- Born: Kentaro Okamoto
- Origin: Tokyo, Japan
- Genres: Hip hop, electro, drum and bass
- Occupations: Musician, DJ
- Years active: 2000-present
- Labels: Ninja Tune, Pressure Sounds
- Website: www.djkentaro.com

= DJ Kentaro =

Kentaro Okamoto (born c.1982), better known as DJ Kentaro, is a Japanese musician and DJ. He won third place in the Technics category of the DMC World DJ Final in 2001 and won it in 2002 at the age of 20. In doing so, he became one of the first persons of Asian descent to win the DMC World DJ Final, receiving the highest score in DMC history in the process.

He was signed to independent record label Ninja Tune and released a Solid Steel DJ mix album in September 2005, entitled On The Wheels of Solid Steel. The tracks on the album come exclusively from Ninja Tune's back catalogue.

His first album of entirely original material, Enter, was released on April 30, 2007.

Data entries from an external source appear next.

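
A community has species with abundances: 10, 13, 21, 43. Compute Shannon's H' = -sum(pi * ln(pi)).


Total N = 10 + 13 + 21 + 43 = 87
Per-species terms:
  p = 10/87 = 0.114943; ln(p) = -2.163319; p*ln(p) = 0.114943 * (-2.163319) = -0.248658
  p = 13/87 = 0.149425; ln(p) = -1.900961; p*ln(p) = 0.149425 * (-1.900961) = -0.284051
  p = 21/87 = 0.241379; ln(p) = -1.421387; p*ln(p) = 0.241379 * (-1.421387) = -0.343093
  p = 43/87 = 0.494253; ln(p) = -0.704708; p*ln(p) = 0.494253 * (-0.704708) = -0.348304
sum(p*ln(p)) = (-0.248658) + (-0.284051) + (-0.343093) + (-0.348304) = -1.224106
H' = -(-1.224106) = 1.224106 ≈ 1.2241

1.2241


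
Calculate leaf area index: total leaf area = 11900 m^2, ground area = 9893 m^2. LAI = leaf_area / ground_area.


LAI = 11900 / 9893 = 1.2029 ≈ 1.20

1.20


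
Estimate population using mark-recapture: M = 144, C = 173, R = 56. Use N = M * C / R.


N = M * C / R = 144 * 173 / 56 = 24912 / 56 = 444.86 ≈ 445

445 individuals


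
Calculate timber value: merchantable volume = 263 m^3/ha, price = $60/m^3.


Value = 263 * 60 = $15780/ha

$15780/ha


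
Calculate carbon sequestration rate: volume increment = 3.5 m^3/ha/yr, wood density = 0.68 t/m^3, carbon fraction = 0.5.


C = 3.5 * 0.68 * 0.5 = 1.19 t C/ha/yr

1.19 t C/ha/yr


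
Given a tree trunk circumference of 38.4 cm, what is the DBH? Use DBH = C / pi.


DBH = C / pi = 38.4 / 3.141593 = 12.2231 ≈ 12.22 cm

12.22 cm


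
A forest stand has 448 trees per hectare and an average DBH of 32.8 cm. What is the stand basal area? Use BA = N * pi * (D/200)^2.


(D/200)^2 = (32.8/200)^2 = 0.164^2 = 0.026896
Individual BA = 3.141593 * 0.026896 = 0.0844963 m^2
Stand BA = 448 * 0.0844963 = 37.8543 ≈ 37.85 m^2/ha

37.85 m^2/ha


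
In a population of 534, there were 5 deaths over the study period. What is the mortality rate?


Mortality rate = 5 / 534 = 0.009363 ≈ 0.0094

0.0094


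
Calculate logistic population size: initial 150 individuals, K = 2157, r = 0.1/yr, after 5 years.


(K - N0)/N0 = (2157 - 150)/150 = 2007/150 = 13.3800
r*t = 0.1 * 5 = 0.5; exp(-0.5) = 0.606531
13.3800 * 0.606531 = 8.11538
1 + 8.11538 = 9.11538
N = 2157 / 9.11538 = 236.633 ≈ 237

237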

Kentaro recently supported hip-hop artists The Roots and The Pharcyde. Kentaro is well known for having remixed various songs of Japanese megastar Ayumi Hamasaki. Kentaro was featured by Soil & "Pimp" Sessions on their 2013 album "Circles".

==DJ Awards==
- 2002 DMC World Final - Champion
- 2002 DMC Japan Final - Champion
- 2001 DMC World Final - 3rd place
- 2001 DMC Japan Final - Champion
- 2001 Teens DJ Championships - Champion
- 2000 VESTAX Extravaganza - World Finalist
- 2000 ITF Japan - 2nd place

==Discography==

===Albums===
- On the Wheels of Solid Steel (2004), Beat (reissued 2005, Ninja Tune)
- Enter: DJ Kentaro (2007), Ninja Tune (includes appearances by Spank Rock and Pharcyde)
- Pressure Sounds Presents: "Tuff Cuts" DJ Kentaro's Crucial Mix (2008), Pressure Sounds (reggae mix)
- Nama: Live Mix (2008), Endeavor Entertainment (includes tracks by Hexstatic, Spank Rock, Squarepusher and DJ Kentaro's own tracks)
- Contrast (2012), Ninja Tune
- Jaran (2017), TREKKIE TRAX
- Wakataka (2018), Endeavor Entertainment Ltd.

===DVD===
- Enter the Newground Live!! (2008), Ninja Tune

===Singles===
- "Harvest Dance" (2007), Beat
- "Trust" (2007), Ninja Tune
- "Free" (2007), Ninja Tune
- "New Future" (2018), Endeavor Entertainment Ltd.
- "Matsuri" (2022), Endeavor Entertainment Ltd.